En Corea y Tailandia el debate educativo es sobre cómo ir más rápido que sus competidores para poder agregar un mayor valor, no cómo proteger el statu quo. Los niños de hace cincuenta años competían por los empleos y las oportunidades con sus pares de escuela; hoy, un niño que cursa primaria competirá con egresados de escuelas en Mumbai, Lagos o Helsinki. El espacio de competencia es el mundo y la clave es el consumidor, no el productor, lo que evidencia lo absurda -y a-histórica- de la noción de retornar a un pasado aparentemente certero.
Más allá de la persona que gane las elecciones, los desafíos que enfrenta el país no dejan de estar ahí; un presidente puede desear que el país se acomode a su estrecha visión, pero eso no cambia la realidad. Por eso, en esta era, no existen soluciones únicas ni garantías permanentes.

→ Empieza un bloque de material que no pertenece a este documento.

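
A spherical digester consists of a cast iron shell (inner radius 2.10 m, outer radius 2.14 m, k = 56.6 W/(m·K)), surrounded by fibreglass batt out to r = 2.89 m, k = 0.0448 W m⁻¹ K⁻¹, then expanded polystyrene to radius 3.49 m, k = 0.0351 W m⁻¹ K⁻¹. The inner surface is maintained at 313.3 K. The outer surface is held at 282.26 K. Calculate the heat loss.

Q = 88.6 W

Resistance network (inner→outer):
  R_cast iron = (1/2.10 − 1/2.14)/(4πk) = 0.008901/(4π·56.6) = 1.251×10^-5 K/W
  R_fibreglass batt = (1/2.14 − 1/2.89)/(4πk) = 0.1213/(4π·0.0448) = 0.2154 K/W
  R_expanded polystyrene = (1/2.89 − 1/3.49)/(4πk) = 0.05949/(4π·0.0351) = 0.1349 K/W
ΣR = 1.251×10^-5 + 0.2154 + 0.1349 = 0.3503 K/W
Q = ΔT/ΣR = (313.3 K − 282.26 K)/0.3503 = 88.6 W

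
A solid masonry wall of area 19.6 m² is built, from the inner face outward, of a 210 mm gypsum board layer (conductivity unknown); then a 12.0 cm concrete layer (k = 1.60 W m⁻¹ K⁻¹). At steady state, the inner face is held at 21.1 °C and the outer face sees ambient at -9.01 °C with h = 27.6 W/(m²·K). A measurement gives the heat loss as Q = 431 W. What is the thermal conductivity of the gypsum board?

k = 0.167 W/m·K

ΣR = ΔT/Q = |21.1 − -9.01|/431 = 0.06986 K/W
Known resistances:
  R_concrete = L/(kA) = 0.120/(1.60·19.6) = 0.003827 K/W
  R_conv,out = 1/(hA) = 1/(27.6·19.6) = 0.001849 K/W
R_gypsum board = ΣR − ΣR_known = 0.06986 − 0.005676 = 0.06418 K/W
L/(kA) = 0.06418 ⇒ k = 0.210/(0.06418·19.6) = 0.167 W/m·K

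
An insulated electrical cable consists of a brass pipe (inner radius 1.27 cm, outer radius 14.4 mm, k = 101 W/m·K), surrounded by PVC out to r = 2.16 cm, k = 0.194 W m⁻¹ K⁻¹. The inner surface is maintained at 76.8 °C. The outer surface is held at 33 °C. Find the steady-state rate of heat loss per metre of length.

Series thermal resistances, inner to outer:
  R'_brass = ln(0.0144/0.0127)/(2πk) = 0.1256/(2π·101) = 1.980×10^-4 m·K/W
  R'_PVC = ln(0.0216/0.0144)/(2πk) = 0.4055/(2π·0.194) = 0.3326 m·K/W
ΣR = 1.980×10^-4 + 0.3326 = 0.3328 m·K/W
Q' = ΔT/ΣR = (76.8 °C − 33 °C)/0.3328 = 132 W/m

Q' = 132 W/m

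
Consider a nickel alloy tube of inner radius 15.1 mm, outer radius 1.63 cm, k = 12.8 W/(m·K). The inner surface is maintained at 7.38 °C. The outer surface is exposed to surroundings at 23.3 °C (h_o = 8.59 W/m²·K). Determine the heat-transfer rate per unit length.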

El debate electoral ha enfatizado el hecho evidente que los beneficios de las reformas de las últimas décadas -tardías en casi todos los casos- no se han distribuido de manera equitativa. La gran pregunta es qué hacer al respecto. Una posibilidad, la que promueve AMLO, consistiría en refugiarnos en un pasado incierto e idílico (que, por cierto, desapareció porque no funcionaba). De triunfar AMLO ¿ganarían los radicales que representa Taibo o el pragmatismo que AMLO mostró en el DF? En todo caso, ambas perspectivas son inadecuadas e insuficientes para el reto actual.

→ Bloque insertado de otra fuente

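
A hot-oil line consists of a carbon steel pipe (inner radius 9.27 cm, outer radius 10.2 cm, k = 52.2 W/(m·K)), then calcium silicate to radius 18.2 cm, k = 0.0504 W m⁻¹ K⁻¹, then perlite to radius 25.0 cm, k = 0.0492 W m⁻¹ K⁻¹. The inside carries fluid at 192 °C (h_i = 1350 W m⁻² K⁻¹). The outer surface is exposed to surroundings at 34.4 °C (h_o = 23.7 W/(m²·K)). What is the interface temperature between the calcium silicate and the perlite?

Treat each layer as a resistance in series:
  R'_conv,in = 1/(2πr h) = 1/(2π·0.0927·1350) = 0.001272 m·K/W
  R'_carbon steel = ln(0.102/0.0927)/(2πk) = 0.09560/(2π·52.2) = 2.915×10^-4 m·K/W
  R'_calcium silicate = ln(0.182/0.102)/(2πk) = 0.5790/(2π·0.0504) = 1.828 m·K/W
  R'_perlite = ln(0.250/0.182)/(2πk) = 0.3175/(2π·0.0492) = 1.027 m·K/W
  R'_conv,out = 1/(2πr h) = 1/(2π·0.250·23.7) = 0.02686 m·K/W
ΣR = 0.001272 + 2.915×10^-4 + 1.828 + 1.027 + 0.02686 = 2.883 m·K/W
Q' = ΔT/ΣR = (192 °C − 34.4 °C)/2.883 = 54.67 W/m
From the inner boundary to the calcium silicate/perlite interface, ΣR_partial = 1.830 m·K/W.
T_interface = T_in − Q'·ΣR_partial = 192 °C − (54.67)(1.830) = 92.0 °C

T = 92.0 °C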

Cuando la tecnología cambia a la velocidad de la luz y la población está tan informada como el más consolidado de los gobernantes, las soluciones tienen que ser descentralizadas, es decir, deben conferirle el mayor peso de las decisiones a ciudadanos íntegramente formados con las habilidades necesarias para adaptarse de manera constante y sistemática. La apuesta debe ser por un sistema educativo radicalmente distinto al existente y a un sistema político abierto porque ningún gobernante, ni el presidente más sabio y consumado, tiene la capacidad, o la posibilidad, de entender esa enorme y cambiante complejidad. En lugar de centralizar, es imperativo apostar por habilidades para un mundo cambiante donde la única constante es la intensa y creciente competencia. La pretensión de refugiarnos en el pasado es patética.

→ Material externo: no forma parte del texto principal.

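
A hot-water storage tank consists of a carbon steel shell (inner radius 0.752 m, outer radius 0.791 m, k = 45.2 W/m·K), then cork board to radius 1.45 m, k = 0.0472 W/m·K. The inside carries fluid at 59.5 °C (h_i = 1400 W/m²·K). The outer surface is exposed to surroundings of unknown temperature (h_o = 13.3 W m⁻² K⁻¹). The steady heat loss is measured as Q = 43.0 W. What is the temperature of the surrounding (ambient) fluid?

Sum the resistances:
  R_conv,in = 1/(4πr²h) = 1/(4π·0.752²·1400) = 1.005×10^-4 K/W
  R_carbon steel = (1/0.752 − 1/0.791)/(4πk) = 0.06556/(4π·45.2) = 1.154×10^-4 K/W
  R_cork board = (1/0.791 − 1/1.45)/(4πk) = 0.5746/(4π·0.0472) = 0.9687 K/W
  R_conv,out = 1/(4πr²h) = 1/(4π·1.45²·13.3) = 0.002846 K/W
ΣR = 0.9718 K/W
ΔT = Q·ΣR = 43.0 × 0.9718 = 41.79 K
Heat flows outward, so T_out = T_in − ΔT = 59.5 − 41.79 = 17.7 °C

T_out = 17.7 °C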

Un México Posible ofrece una salida infinitamente más racional y efectiva: sólo una descentralización, pero real, de las decisiones podría cambiar la dirección del país y esto implica, en la práctica, “empoderar” a la población con las capacidades necesarias para poder competir en el mundo del siglo XXI. Es decir, reconocer que no hay varita mágica que permita enfrentar los problemas de desigualdad y pobreza, que son reales y lacerantes; más bien el énfasis debe colocarse en una estrategia de capital humano que otorgue a las personas en lo individual la capacidad de decidir sobre su propio futuro.
Centralizar el poder y el control suena atractivo, pero sólo si estuviésemos en Moscú en 1923. La realidad de hoy, que nadie puede evitar por más que quiera, es que sólo las personas en lo individual pueden enfrentar sus problemas. Obviamente, el gobierno debe crear condiciones para que eso suceda. México claramente ha fallado en proveerle a cada ciudadano la oportunidad para ser exitoso. Centralizar el control no hace sino posponer la solución y, de hecho, la hace todavía más difícil. La salida, guste o no, es una educación del primer mundo que le confiera, a cada ciudadano, capacidades efectivas para resolver sus problemas.